Voi ce l’avete un comfort food?
Si, un cibo “carezzevole”. Un cibo che coccola l’anima, accarezza lo stomaco, stuzzica la fantasia e vi fa un po’ tornar bambini. Che vi tira giù quella lacrimuccia che riga la guancia, diritta come la linea genetica che va da bisnonna a nonna, a mamma. Come il percorso che fan quei vecchi ricettari con le ricette scritte a mano, le calligrafie che raccontano generazioni e le immancabili ditate d’unto agli angoli delle pagine.
Per farla poco lunga: il cibo del cuore e del ricordo. Ce l’avete? Pensateci…
Il mio sono le polpette di lesso.
Per mia mamma – che le cucinava – corvée del giorno dopo il bollito, per me – che evitavo il bollito per aver più “ciccia da polpette”! – delizia irresistibile e numerica gloria: uno scricciolo come me se ne faceva fuori anche 20 a pasto! Le polpette di lesso (di vitello!) sono il mio comfort food, rigorosamente preparate con la ricetta di famiglia.
Per l’appunto proprio ieri col buon Fabrizio Fiaschi – preparatissimo consulente nonchè simpaticissimo blogger di “Io Vino per Te” -, siamo capitati alla Trattoria Da Burde per far assaggiare al sommelier giornalista Andrea Gori (patron della casa) le Riserve “Ultimo” di mio papà, produttore di Nobile di Montepulciano con l’Azienda Agricola Buracchi. Burde è uno di quei posti dove per un toscano a denominazione d’origine è “comfort” non solo il food ma anche tutto il resto! Quindi dopo un trittico estatico “cacciucco di ceci-farinata-ribollita”, colgo al balzo la rara occasione di reperirle su un menù e senza indugio ordino a gran voce “Polpette di lesso”, convinta che “tanto come le fa mamma…”.
Piccolo intermezzo informativo: la Trattoria Da Burde è un posto mistico per un toscano.
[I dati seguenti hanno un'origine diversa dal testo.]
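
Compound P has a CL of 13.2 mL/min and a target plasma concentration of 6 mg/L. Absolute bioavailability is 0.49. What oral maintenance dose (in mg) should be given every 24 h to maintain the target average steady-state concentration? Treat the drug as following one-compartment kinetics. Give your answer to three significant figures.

233 mg

Convert clearance: 13.2 mL/min × 60 min/h ÷ 1000 mL/L = 0.7920 L/h
D = CL × Css × τ / F = 0.7920 × 6 × 24 / 0.49 = 232.8 mg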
Immaginatevi il classico alimentari/drogheria/tabaccheria/bar di paese a gestione familiare, quelli con la bottega sotto e la casa sopra dove comprare la pasta all’etto piuttosto che gustare un piatto caldo o assaporare la pace di un caffè era convivialità quotidiana o rito del rientro dal lavoro. La Trattoria Da Burde era ed è ancora tutto questo. Lo era nel passato, tempo di roba genuina e lo è ancora oggi, che la roba genuina è la vera protagonista di tutti i piatti del ristorante. In cucina c’è Paolo Gori, al quale è affidato il non facile compito di traghettare i sapori autentici della toscanità nelle tavole contemporanee. In sala (e soprattutto in cantina!) il fratello Andrea, col suo cavò di etichette toscane ed un progetto – “God save the wine” – che già fa alquanto parlare di sè in città.
Beh, volete sapere com’è finita? Che abbiamo la testa dura noi toscani: a toglierci una convinzione bisogna fracassarla nel muro! E questa volta son contenta di aver sbattuto testa, naso e tutto il resto: sin dal primo morso una poesia. Polpette di lesso croccanti fuori, vellutate dentro senza la benchè minima impressione di pesantezza. Il sapore di casa, l’emozione di un ricordo, la lacrimuccia che scende dritta come l’eredità della ricetta con cui ho imparato ad amarle, divorarle, cucinarle. Ed un sapore pieno, autentico, genuino come questo luogo.
Che abbiano soffiato la ricetta dal mio ricettario di famiglia? Improbabile. Che le facciano sublimi come non le ho mangiate mai? Sicuramente.
Il mio comfort food: cibo del cuore che fa bene al cuore.